Awad did not hear about Gandhi till he was in his late twenties. He had to go all the way to Bluffton College in Ohio to learn from his professors about Gandhi. They were Mennonites, Christian peace activists like he would become. Back in Jerusalem in 1985, he rented a hall at the YMCA. He told the overflowing crowd, "We are under occupation because we choose to be under occupation. If we don't want to be under occupation, let's do what Gandhi did."
The next day, Israeli security forces threatened to close down the YMCA if Awad was allowed to give a second talk. The battle between the state of Israel and Mubarak Awad had officially begun. It was to end in a Jerusalem courtroom three-and-a-half years later, in 1988, when the Israeli high court sustained Prime Minister Yitzhak Shamir's order expelling him from the territory.

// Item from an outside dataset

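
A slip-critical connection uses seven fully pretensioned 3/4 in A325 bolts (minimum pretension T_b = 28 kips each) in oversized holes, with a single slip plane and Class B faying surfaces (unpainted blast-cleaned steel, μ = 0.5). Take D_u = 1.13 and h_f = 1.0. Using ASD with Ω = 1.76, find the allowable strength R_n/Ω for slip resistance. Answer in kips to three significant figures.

R_n = μ · D_u · h_f · T_b · n_s · n_b = 0.5 × 1.13 × 1.0 × 28 × 1 × 7 = 110.7 kips.
Allowable strength R_n/Ω = 110.7 / 1.76 = 62.9 kips.

62.9 kips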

The Israelis were vexed by Awad because the language of nonviolence that he spoke was politically lyrical, unpredictable, even comical. He got Palestinian farmers to defend their olive trees with Gandhian methods (no violence towards soldiers, no running away, no resisting arrest.) He appeared uninvited on military bases to try to win over the hearts of soldiers. At his trial, he threatened to convert to Judaism if expelled, and return to Israel under the Law of Return.
He was to India once, on pilgrimage, to meet Abdul Ghaffar Khan. He wanted to meet a Muslim leader who believed in nonviolence, so as to set before the Muslims of Palestine someone they could relate to more than the Hindu Gandhi, or the Christian Dr King. "Khan was very old. Maybe in his nineties. He was lying down. He was very tall. Boy, was he tall! He greeted me with his eyes. That was all. He couldn't talk."
Awad talks a lot. At the end of his trial, he spoke these words to the court: "Uprooting me from my family, land, friends and culture is a disgrace. As a Palestinian, I have never hated you. I don't hate you now. I will never hate you."